當后勤隊行到瓦爾鎮附近的時候,得到消息的艾德·阿扎寶率軍出鎮。杜基軍多為騎兵,擅長在平地做正面交戰,雙方還未接觸,只看對方殺來的是清一色的騎兵,押運糧草的風軍便已嚇的慌手慌腳,未做出任何的抵抗,棄糧不顧,倉皇而逃。
深知風軍狡猾,生怕對方的埋伏,艾德·阿扎寶未下令追殺,帶上風軍遺棄的糧草,凱旋而歸。只是幾天下來,艾德·阿扎寶率軍連續打下風軍三波后勤補給隊,繳獲的糧食足足有二十多萬石,可謂是戰果輝煌。
艾德·阿扎寶興奮之余,沒忘向自己的兄弟雷米·阿扎寶傳遞捷報,將自己這邊的情況詳細說明。
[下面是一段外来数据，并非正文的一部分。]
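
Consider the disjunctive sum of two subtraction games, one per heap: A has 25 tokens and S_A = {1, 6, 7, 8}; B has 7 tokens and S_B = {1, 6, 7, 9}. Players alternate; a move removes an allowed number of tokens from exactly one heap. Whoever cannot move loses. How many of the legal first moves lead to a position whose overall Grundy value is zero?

Heap A, S = {1, 6, 7, 8}:
G(0) = 0
G(1) = mex{0} = 1
G(2) = mex{1} = 0
G(3) = mex{0} = 1
G(4) = mex{1} = 0
G(5) = mex{0} = 1
G(6) = mex{1,0} = 2
G(7) = mex{2,1,0} = 3
G(8) = mex{3,0,1,0} = 2
G(9) = mex{2,1,0,1} = 3
G(10) = mex{3,0,1,0} = 2
G(11) = mex{2,1,0,1} = 3
G(12) = mex{3,2,1,0} = 4
G(13) = mex{4,3,2,1} = 0
G(14) = mex{0,2,3,2} = 1
G(15) = mex{1,3,2,3} = 0
G(16) = mex{0,2,3,2} = 1
G(17) = mex{1,3,2,3} = 0
G(18) = mex{0,4,3,2} = 1
G(19) = mex{1,0,4,3} = 2
G(20) = mex{2,1,0,4} = 3
G(21) = mex{3,0,1,0} = 2
G(22) = mex{2,1,0,1} = 3
G(23) = mex{3,0,1,0} = 2
G(24) = mex{2,1,0,1} = 3
G(25) = mex{3,2,1,0} = 4
G_A(25) = 4.
Heap B, S = {1, 6, 7, 9}:
G(0) = 0
G(1) = mex{0} = 1
G(2) = mex{1} = 0
G(3) = mex{0} = 1
G(4) = mex{1} = 0
G(5) = mex{0} = 1
G(6) = mex{1,0} = 2
G(7) = mex{2,1,0} = 3
G_B(7) = 3.
Combined Grundy value = 4 ⊕ 3 = 7.
A winning move leaves total XOR = 0, i.e. changes one component's Grundy value g to g ⊕ X where X is the current total.
Heap A: need g' = 4⊕7 = 3. Options: 25−1→G=3, 25−6→G=2, 25−7→G=1, 25−8→G=0. Hits: 1.
Heap B: need g' = 3⊕7 = 4. Options: 7−1→G=2, 7−6→G=1, 7−7→G=0. Hits: 0.

1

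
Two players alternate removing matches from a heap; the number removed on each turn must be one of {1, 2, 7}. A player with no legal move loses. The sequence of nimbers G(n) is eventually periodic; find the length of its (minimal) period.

3

n :  0  1  2  3  4  5  6  7  8  9 10 11 12 13 14
G :  0  1  2  0  1  2  0  1  2  0  1  2  0  1  2
G(n+3) = G(n) holds for n = 0,…,6 (a full window of length max(S) = 7), so the sequence is purely periodic with period 3.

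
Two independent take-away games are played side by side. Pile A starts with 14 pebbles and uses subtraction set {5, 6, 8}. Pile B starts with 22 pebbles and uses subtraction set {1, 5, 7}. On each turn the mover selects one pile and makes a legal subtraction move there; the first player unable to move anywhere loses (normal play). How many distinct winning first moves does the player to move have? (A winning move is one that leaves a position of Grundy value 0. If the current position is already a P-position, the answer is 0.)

Pile A, S = {5, 6, 8}:
G(0) = 0
G(1) = mex{} = 0
G(2) = mex{} = 0
G(3) = mex{} = 0
G(4) = mex{} = 0
G(5) = mex{0} = 1
G(6) = mex{0,0} = 1
G(7) = mex{0,0} = 1
G(8) = mex{0,0,0} = 1
G(9) = mex{0,0,0} = 1
G(10) = mex{1,0,0} = 2
G(11) = mex{1,1,0} = 2
G(12) = mex{1,1,0} = 2
G(13) = mex{1,1,1} = 0
G(14) = mex{1,1,1} = 0
G_A(14) = 0.
Pile B, S = {1, 5, 7}:
G(0) = 0
G(1) = mex{0} = 1
G(2) = mex{1} = 0
G(3) = mex{0} = 1
G(4) = mex{1} = 0
G(5) = mex{0,0} = 1
G(6) = mex{1,1} = 0
G(7) = mex{0,0,0} = 1
G(8) = mex{1,1,1} = 0
G(9) = mex{0,0,0} = 1
G(10) = mex{1,1,1} = 0
G(11) = mex{0,0,0} = 1
G(12) = mex{1,1,1} = 0
G(13) = mex{0,0,0} = 1
G(14) = mex{1,1,1} = 0
G(15) = mex{0,0,0} = 1
G(16) = mex{1,1,1} = 0
G(17) = mex{0,0,0} = 1
G(18) = mex{1,1,1} = 0
G(19) = mex{0,0,0} = 1
G(20) = mex{1,1,1} = 0
G(21) = mex{0,0,0} = 1
G(22) = mex{1,1,1} = 0
G_B(22) = 0.
Combined Grundy value = 0 ⊕ 0 = 0.
A winning move leaves total XOR = 0, i.e. changes one component's Grundy value g to g ⊕ X where X is the current total.
Pile A: target g' = 0⊕0 = 0, but every legal move changes the Grundy value (mex property), so 0 moves.
Pile B: target g' = 0⊕0 = 0, but every legal move changes the Grundy value (mex property), so 0 moves.

0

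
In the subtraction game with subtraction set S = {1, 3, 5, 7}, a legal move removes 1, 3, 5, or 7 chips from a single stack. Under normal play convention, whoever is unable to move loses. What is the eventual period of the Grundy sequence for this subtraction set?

2

n :  0  1  2  3  4  5  6  7  8  9 10 11 12 13 14
G :  0  1  0  1  0  1  0  1  0  1  0  1  0  1  0
G(n+2) = G(n) holds for n = 0,…,6 (a full window of length max(S) = 7), so the sequence is purely periodic with period 2.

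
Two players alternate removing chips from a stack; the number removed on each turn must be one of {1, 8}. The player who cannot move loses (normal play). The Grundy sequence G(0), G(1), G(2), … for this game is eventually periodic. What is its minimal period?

n :  0  1  2  3  4  5  6  7  8  9 10 11 12 13 14 15 16 17 18 19
G :  0  1  0  1  0  1  0  1  2  0  1  0  1  0  1  0  1  2  0  1
G(n+9) = G(n) holds for n = 0,…,7 (a full window of length max(S) = 8), so the sequence is purely periodic with period 9.

9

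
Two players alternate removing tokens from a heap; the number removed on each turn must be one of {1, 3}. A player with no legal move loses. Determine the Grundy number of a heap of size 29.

1

n :  0  1  2  3  4  5  6  7  8  9 10 11 12 13 14 15 16 17 18 19 20 21 22 23 24 25 26 27 28 29
G :  0  1  0  1  0  1  0  1  0  1  0  1  0  1  0  1  0  1  0  1  0  1  0  1  0  1  0  1  0  1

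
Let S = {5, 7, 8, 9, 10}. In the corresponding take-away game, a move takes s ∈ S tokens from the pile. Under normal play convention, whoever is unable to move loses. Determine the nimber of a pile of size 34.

n :  0  1  2  3  4  5  6  7  8  9 10 11 12 13 14 15 16 17 18 19 20 21 22 23 24 25 26 27 28 29 30 31 32 33 34
G :  0  0  0  0  0  1  1  1  1  1  2  2  2  2  2  0  0  0  0  0  1  1  1  1  1  2  2  2  2  2  0  0  0  0  0

0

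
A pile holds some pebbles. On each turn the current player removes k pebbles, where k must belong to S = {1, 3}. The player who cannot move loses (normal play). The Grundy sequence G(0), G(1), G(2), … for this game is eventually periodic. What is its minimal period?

G(0) = 0
G(1) = mex{0} = 1
G(2) = mex{1} = 0
G(3) = mex{0,0} = 1
G(4) = mex{1,1} = 0
G(5) = mex{0,0} = 1
G(6) = mex{1,1} = 0
G(7) = mex{0,0} = 1
G(8) = mex{1,1} = 0
G(9) = mex{0,0} = 1
G(10) = mex{1,1} = 0
G(11) = mex{0,0} = 1
G(12) = mex{1,1} = 0
G(13) = mex{0,0} = 1
G(14) = mex{1,1} = 0
G(n+2) = G(n) holds for n = 0,…,2 (a full window of length max(S) = 3), so the sequence is purely periodic with period 2.

2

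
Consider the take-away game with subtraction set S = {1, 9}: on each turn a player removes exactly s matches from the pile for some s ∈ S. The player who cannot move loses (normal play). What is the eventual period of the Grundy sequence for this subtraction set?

2

n :  0  1  2  3  4  5  6  7  8  9 10 11 12 13 14
G :  0  1  0  1  0  1  0  1  0  1  0  1  0  1  0
G(n+2) = G(n) holds for n = 0,…,8 (a full window of length max(S) = 9), so the sequence is purely periodic with period 2.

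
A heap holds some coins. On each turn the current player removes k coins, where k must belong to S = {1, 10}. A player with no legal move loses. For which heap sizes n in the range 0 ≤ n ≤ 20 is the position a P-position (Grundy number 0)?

G(0) = 0
G(1) = mex{0} = 1
G(2) = mex{1} = 0
G(3) = mex{0} = 1
G(4) = mex{1} = 0
G(5) = mex{0} = 1
G(6) = mex{1} = 0
G(7) = mex{0} = 1
G(8) = mex{1} = 0
G(9) = mex{0} = 1
G(10) = mex{1,0} = 2
G(11) = mex{2,1} = 0
G(12) = mex{0,0} = 1
G(13) = mex{1,1} = 0
G(14) = mex{0,0} = 1
G(15) = mex{1,1} = 0
G(16) = mex{0,0} = 1
G(17) = mex{1,1} = 0
G(18) = mex{0,0} = 1
G(19) = mex{1,1} = 0
G(20) = mex{0,2} = 1
P-positions are exactly the n with G(n) = 0.

0, 2, 4, 6, 8, 11, 13, 15, 17, 19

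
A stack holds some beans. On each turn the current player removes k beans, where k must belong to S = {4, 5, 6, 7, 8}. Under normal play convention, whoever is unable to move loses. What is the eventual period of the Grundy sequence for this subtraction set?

G(0) = 0
G(1) = mex{} = 0
G(2) = mex{} = 0
G(3) = mex{} = 0
G(4) = mex{0} = 1
G(5) = mex{0,0} = 1
G(6) = mex{0,0,0} = 1
G(7) = mex{0,0,0,0} = 1
G(8) = mex{1,0,0,0,0} = 2
G(9) = mex{1,1,0,0,0} = 2
G(10) = mex{1,1,1,0,0} = 2
G(11) = mex{1,1,1,1,0} = 2
G(12) = mex{2,1,1,1,1} = 0
G(13) = mex{2,2,1,1,1} = 0
G(14) = mex{2,2,2,1,1} = 0
G(15) = mex{2,2,2,2,1} = 0
G(16) = mex{0,2,2,2,2} = 1
G(17) = mex{0,0,2,2,2} = 1
G(18) = mex{0,0,0,2,2} = 1
G(19) = mex{0,0,0,0,2} = 1
G(20) = mex{1,0,0,0,0} = 2
G(21) = mex{1,1,0,0,0} = 2
G(22) = mex{1,1,1,0,0} = 2
G(23) = mex{1,1,1,1,0} = 2
G(24) = mex{2,1,1,1,1} = 0
G(25) = mex{2,2,1,1,1} = 0
G(n+12) = G(n) holds for n = 0,…,7 (a full window of length max(S) = 8), so the sequence is purely periodic with period 12.

12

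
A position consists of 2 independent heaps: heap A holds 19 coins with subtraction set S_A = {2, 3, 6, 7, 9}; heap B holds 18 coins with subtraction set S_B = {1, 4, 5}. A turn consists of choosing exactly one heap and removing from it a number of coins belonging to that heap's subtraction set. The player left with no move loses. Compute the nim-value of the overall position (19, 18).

1

Heap A, S = {2, 3, 6, 7, 9}:
n :  0  1  2  3  4  5  6  7  8  9 10 11 12 13 14 15 16 17 18 19
G :  0  0  1  1  2  0  3  1  2  2  3  3  4  0  5  1  4  0  0  1
G_A(19) = 1.
Heap B, S = {1, 4, 5}:
G(0) = 0
G(1) = mex{0} = 1
G(2) = mex{1} = 0
G(3) = mex{0} = 1
G(4) = mex{1,0} = 2
G(5) = mex{2,1,0} = 3
G(6) = mex{3,0,1} = 2
G(7) = mex{2,1,0} = 3
G(8) = mex{3,2,1} = 0
G(9) = mex{0,3,2} = 1
G(10) = mex{1,2,3} = 0
G(11) = mex{0,3,2} = 1
G(12) = mex{1,0,3} = 2
G(13) = mex{2,1,0} = 3
G(14) = mex{3,0,1} = 2
G(15) = mex{2,1,0} = 3
G(16) = mex{3,2,1} = 0
G(17) = mex{0,3,2} = 1
G(18) = mex{1,2,3} = 0
G_B(18) = 0.
Combined Grundy value = 1 ⊕ 0 = 1.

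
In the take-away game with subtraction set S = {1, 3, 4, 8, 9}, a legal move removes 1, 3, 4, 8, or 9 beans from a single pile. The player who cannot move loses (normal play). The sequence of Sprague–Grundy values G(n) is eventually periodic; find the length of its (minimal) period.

n :  0  1  2  3  4  5  6  7  8  9 10 11 12 13 14 15 16 17 18 19 20 21 22 23 24 25
G :  0  1  0  1  2  3  2  0  1  4  3  2  0  1  0  1  2  3  2  0  1  4  3  2  0  1
G(n+12) = G(n) holds for n = 0,…,8 (a full window of length max(S) = 9), so the sequence is purely periodic with period 12.

12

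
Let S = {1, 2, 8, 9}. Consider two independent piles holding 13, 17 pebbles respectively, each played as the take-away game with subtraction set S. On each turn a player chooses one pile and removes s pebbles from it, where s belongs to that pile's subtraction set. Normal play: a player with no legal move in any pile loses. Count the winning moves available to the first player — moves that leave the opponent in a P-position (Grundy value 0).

3

All piles use S = {1, 2, 8, 9}:
G(0) = 0
G(1) = mex{0} = 1
G(2) = mex{1,0} = 2
G(3) = mex{2,1} = 0
G(4) = mex{0,2} = 1
G(5) = mex{1,0} = 2
G(6) = mex{2,1} = 0
G(7) = mex{0,2} = 1
G(8) = mex{1,0,0} = 2
G(9) = mex{2,1,1,0} = 3
G(10) = mex{3,2,2,1} = 0
G(11) = mex{0,3,0,2} = 1
G(12) = mex{1,0,1,0} = 2
G(13) = mex{2,1,2,1} = 0
G(14) = mex{0,2,0,2} = 1
G(15) = mex{1,0,1,0} = 2
G(16) = mex{2,1,2,1} = 0
G(17) = mex{0,2,3,2} = 1
Pile A: G(13) = 0.
Pile B: G(17) = 1.
Combined Grundy value = 0 ⊕ 1 = 1.
A winning move leaves total XOR = 0, i.e. changes one component's Grundy value g to g ⊕ X where X is the current total.
Pile A: need g' = 0⊕1 = 1. Options: 13−1→G=2, 13−2→G=1, 13−8→G=2, 13−9→G=1. Hits: 2.
Pile B: need g' = 1⊕1 = 0. Options: 17−1→G=0, 17−2→G=2, 17−8→G=3, 17−9→G=2. Hits: 1.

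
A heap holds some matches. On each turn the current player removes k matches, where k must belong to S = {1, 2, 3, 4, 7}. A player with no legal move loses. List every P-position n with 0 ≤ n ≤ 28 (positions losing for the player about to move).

0, 5, 10, 15, 20, 25

G(0) = 0
G(1) = mex{0} = 1
G(2) = mex{1,0} = 2
G(3) = mex{2,1,0} = 3
G(4) = mex{3,2,1,0} = 4
G(5) = mex{4,3,2,1} = 0
G(6) = mex{0,4,3,2} = 1
G(7) = mex{1,0,4,3,0} = 2
G(8) = mex{2,1,0,4,1} = 3
G(9) = mex{3,2,1,0,2} = 4
G(10) = mex{4,3,2,1,3} = 0
G(11) = mex{0,4,3,2,4} = 1
G(12) = mex{1,0,4,3,0} = 2
G(13) = mex{2,1,0,4,1} = 3
G(14) = mex{3,2,1,0,2} = 4
G(15) = mex{4,3,2,1,3} = 0
G(16) = mex{0,4,3,2,4} = 1
G(17) = mex{1,0,4,3,0} = 2
G(18) = mex{2,1,0,4,1} = 3
G(19) = mex{3,2,1,0,2} = 4
G(20) = mex{4,3,2,1,3} = 0
G(21) = mex{0,4,3,2,4} = 1
G(22) = mex{1,0,4,3,0} = 2
G(23) = mex{2,1,0,4,1} = 3
G(24) = mex{3,2,1,0,2} = 4
G(25) = mex{4,3,2,1,3} = 0
G(26) = mex{0,4,3,2,4} = 1
G(27) = mex{1,0,4,3,0} = 2
G(28) = mex{2,1,0,4,1} = 3
P-positions are exactly the n with G(n) = 0.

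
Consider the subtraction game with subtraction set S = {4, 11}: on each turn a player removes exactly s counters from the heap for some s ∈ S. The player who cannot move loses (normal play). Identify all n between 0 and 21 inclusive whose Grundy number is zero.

n :  0  1  2  3  4  5  6  7  8  9 10 11 12 13 14 15 16 17 18 19 20 21
G :  0  0  0  0  1  1  1  1  0  0  0  2  1  1  1  0  0  0  0  1  1  1
P-positions are exactly the n with G(n) = 0.

0, 1, 2, 3, 8, 9, 10, 15, 16, 17, 18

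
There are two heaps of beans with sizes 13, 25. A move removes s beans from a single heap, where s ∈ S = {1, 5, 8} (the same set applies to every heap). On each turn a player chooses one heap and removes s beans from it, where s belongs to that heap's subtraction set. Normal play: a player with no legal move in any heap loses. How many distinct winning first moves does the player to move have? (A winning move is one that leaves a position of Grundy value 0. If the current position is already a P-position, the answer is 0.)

All heaps use S = {1, 5, 8}:
G(0) = 0
G(1) = mex{0} = 1
G(2) = mex{1} = 0
G(3) = mex{0} = 1
G(4) = mex{1} = 0
G(5) = mex{0,0} = 1
G(6) = mex{1,1} = 0
G(7) = mex{0,0} = 1
G(8) = mex{1,1,0} = 2
G(9) = mex{2,0,1} = 3
G(10) = mex{3,1,0} = 2
G(11) = mex{2,0,1} = 3
G(12) = mex{3,1,0} = 2
G(13) = mex{2,2,1} = 0
G(14) = mex{0,3,0} = 1
G(15) = mex{1,2,1} = 0
G(16) = mex{0,3,2} = 1
G(17) = mex{1,2,3} = 0
G(18) = mex{0,0,2} = 1
G(19) = mex{1,1,3} = 0
G(20) = mex{0,0,2} = 1
G(21) = mex{1,1,0} = 2
G(22) = mex{2,0,1} = 3
G(23) = mex{3,1,0} = 2
G(24) = mex{2,0,1} = 3
G(25) = mex{3,1,0} = 2
Heap A: G(13) = 0.
Heap B: G(25) = 2.
Combined Grundy value = 0 ⊕ 2 = 2.
A winning move leaves total XOR = 0, i.e. changes one component's Grundy value g to g ⊕ X where X is the current total.
Heap A: need g' = 0⊕2 = 2. Options: 13−1→G=2, 13−5→G=2, 13−8→G=1. Hits: 2.
Heap B: need g' = 2⊕2 = 0. Options: 25−1→G=3, 25−5→G=1, 25−8→G=0. Hits: 1.

3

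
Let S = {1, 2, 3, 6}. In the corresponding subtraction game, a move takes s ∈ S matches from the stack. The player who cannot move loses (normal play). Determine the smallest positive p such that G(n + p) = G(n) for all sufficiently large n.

G(0) = 0
G(1) = mex{0} = 1
G(2) = mex{1,0} = 2
G(3) = mex{2,1,0} = 3
G(4) = mex{3,2,1} = 0
G(5) = mex{0,3,2} = 1
G(6) = mex{1,0,3,0} = 2
G(7) = mex{2,1,0,1} = 3
G(8) = mex{3,2,1,2} = 0
G(9) = mex{0,3,2,3} = 1
G(10) = mex{1,0,3,0} = 2
G(11) = mex{2,1,0,1} = 3
G(12) = mex{3,2,1,2} = 0
G(13) = mex{0,3,2,3} = 1
G(14) = mex{1,0,3,0} = 2
G(n+4) = G(n) holds for n = 0,…,5 (a full window of length max(S) = 6), so the sequence is purely periodic with period 4.

4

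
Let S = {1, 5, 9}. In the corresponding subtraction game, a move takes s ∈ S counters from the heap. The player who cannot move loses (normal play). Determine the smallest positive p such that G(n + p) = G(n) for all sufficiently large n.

2

G(0) = 0
G(1) = mex{0} = 1
G(2) = mex{1} = 0
G(3) = mex{0} = 1
G(4) = mex{1} = 0
G(5) = mex{0,0} = 1
G(6) = mex{1,1} = 0
G(7) = mex{0,0} = 1
G(8) = mex{1,1} = 0
G(9) = mex{0,0,0} = 1
G(10) = mex{1,1,1} = 0
G(11) = mex{0,0,0} = 1
G(12) = mex{1,1,1} = 0
G(13) = mex{0,0,0} = 1
G(14) = mex{1,1,1} = 0
G(n+2) = G(n) holds for n = 0,…,8 (a full window of length max(S) = 9), so the sequence is purely periodic with period 2.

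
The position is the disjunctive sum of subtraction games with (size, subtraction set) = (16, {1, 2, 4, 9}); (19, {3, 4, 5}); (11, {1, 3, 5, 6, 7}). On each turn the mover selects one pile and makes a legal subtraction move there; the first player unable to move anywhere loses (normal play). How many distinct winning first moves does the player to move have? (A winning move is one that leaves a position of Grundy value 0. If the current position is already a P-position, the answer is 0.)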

接到兄弟的捷報,雷米·阿扎寶自然也是十分高興,心也更加有底,只要風軍的糧草補充不上來,那么風軍的落敗就只是時間問題了。
他估計最近幾天,風軍肯定會有一波大規模的進攻,這也是風軍的最后一搏,能攻破己方的連營便贏了,若是攻不下來,風軍就只能被迫后撤,到那時候,也正是己方主動出擊的好機會。
雷米·阿扎寶下令全軍嚴守營寨,任何人不得離營出戰,另外,他把十萬杜基軍調到東營,西營只留兩萬多兵力。
他的估計沒錯,三水軍還真象他預料的那樣,在抵達提亞城的第五天,對杜基軍軍營展開第二輪全軍進攻。
這一次,三水軍明顯比上一次的進攻謹慎許多,沒有再草率的全軍向前推進,而是先把大型的攻城武器搬出來,對著杜基軍的東營狂轟亂炸。
其實三水軍所動用的武器很簡單,只有兩種,一種是破城弩,一種是拋石機,只是風軍準備的弩劍和石彈太多了,射起來,沒完不了,不間斷地打擊著杜基軍營的防線。
由于是臨時趕制,破城弩的弩箭連鐵皮都未包,不過對付木制的寨墻是足夠了,弩箭被射出去,撞擊摘墻,巨響聲刺耳,木屑橫飛,往往能直接把寨墻貫穿,弩箭的一半釘入墻內,另一半則留在墻外。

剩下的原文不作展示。